The Central Bank of Nigeria has directed all financial institutions, acquirers and payment service providers to implement mandatory dual connectivity for every Point of Sale transaction within one month. The instruction, issued through a new circular dated December 11, 2025, upgrades an earlier policy introduced in September 2024 and is designed to eliminate the long-standing single-channel bottlenecks responsible for recurring PoS downtime across the country.
Under the new rule, acquirers, processors and Payment Terminal Service Providers must maintain active connections with both the Nigeria Inter-Bank Settlement System and Unified Payment Services Limited. By compelling the industry to rely on two independent transaction pathways, the apex bank aims to reduce dependence on any single aggregator and stabilise the national payment infrastructure, especially during peak periods when PoS failures often cripple small businesses.
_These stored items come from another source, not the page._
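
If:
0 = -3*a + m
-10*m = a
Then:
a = 0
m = 0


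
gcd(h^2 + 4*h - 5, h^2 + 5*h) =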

The CBN also announced that all routing systems must automatically switch between both aggregators whenever a disruption occurs. This automatic failover is now a compulsory industry standard and is expected to significantly improve transaction completion rates during network outages, a persistent challenge for MSMEs that depend heavily on electronic payments for daily sales.
To reinforce the policy, the circular mandates periodic redundancy and failover tests. Both aggregators will work directly with regulated financial institutions to validate the readiness of their infrastructures and ensure uninterrupted service delivery. These tests will form part of the CBN’s oversight of the broader payment ecosystem.
The regulator also introduced stricter reporting obligations. Payment aggregators must immediately notify banks when downtime occurs and must submit detailed incident reports to the Payments System Supervision Department within twenty-four hours. Each report must explain the source of the failure, its impact on users and the corrective steps taken. This level of transparency is expected to reduce the kind of prolonged outages that often leave market traders, retailers and service providers unable to process transactions.
With the one-month implementation window, all integration work, system adjustments and testing are expected to be completed before the middle of January 2026. The CBN emphasised that this deadline is part of a broader effort to build a more resilient digital payment ecosystem.
This directive follows a series of recent regulatory actions aimed at sanitising the PoS industry. In August 2025, the central bank issued a circular requiring all existing PoS terminals to be geo-tagged within sixty days, with new devices expected to be geo-tagged before activation. That earlier document introduced ISO 20022 messaging standards, required geolocation and geofencing capabilities and restricted operational radius to about ten metres from registered business addresses. Devices that failed compliance checks scheduled from October 20, 2025 were slated for deactivation.
The bank also imposed stricter rules on agent banking, mandating geo-tagging and introducing penalties starting at five million naira with additional daily fines for continued violations. It later extended the deadline for enforcing location and exclusivity rules until April 1, 2026 to give operators more time to comply.
Overall, the new dual-connectivity directive signals an intensified push to remove the payment frustrations that small businesses encounter daily. By stabilising transaction channels and enforcing stronger reporting and redundancy standards, the CBN aims to strengthen public confidence in electronic payments and support the growth of MSMEs that rely on fast and reliable PoS services to keep their businesses running.